Force 10 has been working for years to promote women’s basketball championships and support women’s sports teams, and according to Valavanis, the organization has also recently launched the first professionally owned three-on-three pro women’s basketball team in the country.

“Sports has a really unique space in our lives; it brings people together, and here at the Storm, we are focused on using this platform to drive positive social change.” Valavanis says. “We always ask ourselves, ‘Will this help advance our efforts to create a more equitable and fair landscape for women and girls?’

“Our little girls as well as little boys come to games and watch these elite athletes, many of whom, are women of color compete on the court, these women become their role models,” Valavanis continues. “I think about the impact that has on the children coming to the games because that is inherently what the WNBA is: a representation of our work towards equality and diversity and inclusion.”

But just as it takes a team to achieve victory, it takes a team to drive values like diversity and equality across the city and the country.
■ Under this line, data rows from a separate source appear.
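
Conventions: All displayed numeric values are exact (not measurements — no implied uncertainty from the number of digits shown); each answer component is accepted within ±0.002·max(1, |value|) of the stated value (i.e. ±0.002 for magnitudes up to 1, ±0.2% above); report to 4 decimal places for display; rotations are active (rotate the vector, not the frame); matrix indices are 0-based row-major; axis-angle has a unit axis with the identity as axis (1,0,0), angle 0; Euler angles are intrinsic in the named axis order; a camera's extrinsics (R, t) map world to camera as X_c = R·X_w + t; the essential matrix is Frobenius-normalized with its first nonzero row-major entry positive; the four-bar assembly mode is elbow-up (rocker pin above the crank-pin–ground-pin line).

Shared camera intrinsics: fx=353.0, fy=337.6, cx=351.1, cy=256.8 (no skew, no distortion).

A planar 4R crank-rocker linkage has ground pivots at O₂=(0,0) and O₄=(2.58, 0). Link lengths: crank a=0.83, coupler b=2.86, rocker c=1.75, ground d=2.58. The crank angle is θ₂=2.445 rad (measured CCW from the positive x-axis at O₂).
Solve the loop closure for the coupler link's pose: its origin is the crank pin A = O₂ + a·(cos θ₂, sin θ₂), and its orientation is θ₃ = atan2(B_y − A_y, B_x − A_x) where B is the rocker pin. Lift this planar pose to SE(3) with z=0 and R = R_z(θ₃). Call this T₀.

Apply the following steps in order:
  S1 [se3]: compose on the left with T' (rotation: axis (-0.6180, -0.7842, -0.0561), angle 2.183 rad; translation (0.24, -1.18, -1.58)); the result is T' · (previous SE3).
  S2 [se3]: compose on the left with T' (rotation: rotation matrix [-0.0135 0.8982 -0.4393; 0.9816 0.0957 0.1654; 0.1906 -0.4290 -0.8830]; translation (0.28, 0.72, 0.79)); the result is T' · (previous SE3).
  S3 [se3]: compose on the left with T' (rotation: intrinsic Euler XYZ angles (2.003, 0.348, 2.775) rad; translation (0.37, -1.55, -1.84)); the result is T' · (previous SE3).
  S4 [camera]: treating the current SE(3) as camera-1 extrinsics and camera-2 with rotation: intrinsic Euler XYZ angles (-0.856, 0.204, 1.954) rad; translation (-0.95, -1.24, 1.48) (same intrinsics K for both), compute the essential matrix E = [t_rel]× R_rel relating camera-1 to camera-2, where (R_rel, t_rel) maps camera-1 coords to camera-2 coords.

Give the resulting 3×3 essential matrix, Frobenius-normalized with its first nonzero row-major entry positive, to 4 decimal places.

source (fourbar_fk): coupler pose = R=[0.9205 -0.3906 0.0000; 0.3906 0.9205 0.0000; 0.0000 0.0000 1.0000], t=(-0.6366, 0.5325, 0.0000)
after S1 (compose_se3): R=[0.3406 0.7343 -0.5872; 0.8140 0.0822 0.5750; 0.4705 -0.6738 -0.5698], t=(0.6539, -1.4270, -2.2557)
after S2 (compose_se3): R=[0.5199 0.3599 0.7747; 0.4900 0.6172 -0.6156; -0.6997 0.6996 0.1445], t=(-0.0196, 0.8522, 3.5185)
after S3 (compose_se3): R=[-0.8600 -0.2852 -0.4232; 0.5062 -0.5825 -0.6360; -0.0651 -0.7612 0.6453], t=(1.2999, -4.3062, -3.9953)
after S4 (essential): [0.3113 0.3116 -0.2588; 0.2902 -0.3855 0.4291; 0.5589 0.0979 -0.0069]

matrix = [0.3113 0.3116 -0.2588; 0.2902 -0.3855 0.4291; 0.5589 0.0979 -0.0069]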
The Seattle Storm and Force 10 wouldn’t be nearly so successful in their efforts to drive social good without corporate partners like Symetra on their side, Valavanis says.

“Sports has a really unique space in our lives; it brings people together, and here at the Storm, we are focused on using this platform to drive positive social change.”

When Symetra was exploring potential sports relationships in 2019, Trinity Parker says the partner organization would have to not only elevate Symetra’s brand but also authentically share its values around diversity and inclusion, empowering women and youth, and commitment to community.

“Alisha and her team at Force 10 got this immediately, and it was pretty clear at our very first meeting that we would enter into a long-term partnership with the team,” says Parker, who is the senior vice president of marketing, communications, public affairs at Symetra. “She has been a true partner for Symetra as we work to advance our brand and help drive positive change in our Pacific Northwest community.”

“Those marquee-community partnerships are a critical part of running a sustainable WNBA franchise,” Valavanis says. “We are so fortunate to be in Seattle—our mission is reflected in the community here, and people and companies across the city really show up.”